Restoring a golden age of low unemployment, rapid economic growth and a stable international competitive structure demands reform of the international monetary system. That is the central argument of Professor Paul Davidson, writing in the May 1998 issue of the Economic Journal. And as he points out, this proposal stands in stark contrast to today''s conventional wisdom, which blames the persistently high levels of OECD unemployment since the mid-1970s on rigidities in the supply-side of the labour market, encouraging truculent workers to refuse to accept the lower wage rate that theory presumes would end unemployment.

The conventional wisdom is that two things are necessary to solve the unemployment problem. First, reduce (eliminate) the social safety net that provides income support for those without gainful employment. Second, enact policies that force the reduction of the real wage of the employed workers to create more jobs. In other words, we must return today''s labour market to the state that existed in England between the wars!

Davidson demonstrates why this conventional wisdom is not only based on an incorrect theory but it is also inconsistent with the facts since the end of World War II. The Bretton Woods system negotiated in 1943-4 formed the basis of the immediate post-war international payments system. This system was shaped by Keynes''s revolutionary analysis, which indicated that flexible exchange rates and free international capital mobility are incompatible with global full employment and rapid economic growth in an era of multilateral free trade.

Operating until 1973 under an international trading system consistent with Keynes'' ''incompatibility thesis'', OECD nations experienced unparalleled growth and prosperity. The average real GDP per capita growth rate between 1950-73 was almost double the peak annual growth rate of the industrializing nations during the Industrial Revolution, while labour productivity annual growth was almost triple its previous peak.

In 1973, the Bretton Woods system was abandoned as the first oil price shock created huge international payments imbalances and unleashed inflationary forces in oil consuming nations. The resulting economic dislocation placed policy-makers in a difficult position. In the circumstances, they found irresistible the Panglossian siren song that ''all is for the best in the best of all possible worlds provided we let well enough alone''. Without having to admit that they didn''t know what to do, policy-makers used the developing counter-revolution against Keynes to justify the abandoning of attempts to constrain international financial flows and fix exchange rates.

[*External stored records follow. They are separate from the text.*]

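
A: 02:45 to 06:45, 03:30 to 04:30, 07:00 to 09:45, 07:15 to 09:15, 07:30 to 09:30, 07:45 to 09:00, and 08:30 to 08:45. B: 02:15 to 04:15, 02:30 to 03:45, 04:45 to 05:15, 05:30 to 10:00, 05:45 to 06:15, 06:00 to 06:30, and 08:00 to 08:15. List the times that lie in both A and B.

First set merges to 02:45–06:45, 07:00–09:45.
Second set merges to 02:15–04:15, 04:45–05:15, 05:30–10:00.
02:45–06:45 overlaps B on 02:45–04:15, 04:45–05:15, 05:30–06:45.
07:00–09:45 overlaps B on 07:00–09:45.

02:45–04:15, 04:45–05:15, 05:30–06:45, 07:00–09:45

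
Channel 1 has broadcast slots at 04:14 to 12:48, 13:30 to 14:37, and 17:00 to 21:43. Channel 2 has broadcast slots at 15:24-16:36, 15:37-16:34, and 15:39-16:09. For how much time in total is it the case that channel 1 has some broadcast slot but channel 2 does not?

Second set merges to 15:24-16:36.
A \ B = 04:14-12:48, 13:30-14:37, 17:00-21:43.
Total: 8 h 34 min + 1 h 7 min + 4 h 43 min = 14 h 24 min.

14 h 24 min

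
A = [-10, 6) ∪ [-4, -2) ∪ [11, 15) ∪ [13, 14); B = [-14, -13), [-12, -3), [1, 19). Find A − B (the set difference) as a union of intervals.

[-3, 1)

First set merges to [-10, 6), [11, 15).
[-10, 6) with B removed leaves [-3, 1).
[11, 15) lies entirely inside B → drops out.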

The resulting new international world of finance made the exchange rate itself an object of speculation. Since the mid-1970s, international financial transactions have grown 30 times as fast as the growth in international trade. International financial flows now dominate trade payments. Exchange rate movements reflect changes in speculative positions rather than changes in patterns of trade. This has depressed investment on a global scale. When the free world changed from a fixed to a flexible exchange rate system, the annual growth rate in investment in plant and equipment in OECD nations fell from 6% (before 1973) to less than 3% (since 1973). Less investment growth means a slower economic growth rate in OECD nations (from 5.9% to 2.8%) while labour productivity growth declined even more dramatically (from 4.6% to 1.6%). Davidson argues that the abandonment of the international monetary system that embedded Keynes'' ''incompatibility thesis'' principle is a major factor in explaining why, since 1973, OECD economies have experienced slower economic growth, rising global unemployment and increasing inequalities of income within nations as well as between nations. Restoring a golden age of low unemployment, rapid economic growth and a stable international competitive structure that allows nations to specialize in their comparative advantage industries requires reforming the international monetary system, he argues.

Exacerbating the problem is the post-1973 conventional wisdom that (1) government spending is per se undesirable and government spending designed to increase employment is especially misguided; and (2) the worldly wisdom of central bankers is that inflation can only be held in check by promoting the fear of ''job insecurity'' among workers so that monetary policy is used to perpetuate unemployment rather than promote prosperity. Subscribing to the conventional wisdom rationalized by ''natural rate'' theories, politicians and central bankers have foisted on society a Hobson''s choice that has devastating real effects on industry and the global economy. Davidson argues that if OECD nations adopt his proposal for reforming the international payments system, then monetary policy and government cooperation with private investment initiatives policies could be used to increase investment opportunities. The result would be that, in the 21st century, the OECD nations could achieve a golden age of full employment, rapid economic growth, and large increases in labour productivity similar to that we experienced during the postwar Bretton Woods period that came to an abrupt end in 1973.

''Post Keynesian Employment Analysis and the Macroeconomics of OECD Unemployment'' by Paul Davidson is published in the May 1998 issue of the Economic Journal. Davidson holds the Holly Chair of Excellence in Political Economy in the Economics Department at the University of Tennessee, Knoxville, Tennessee 37996-0550.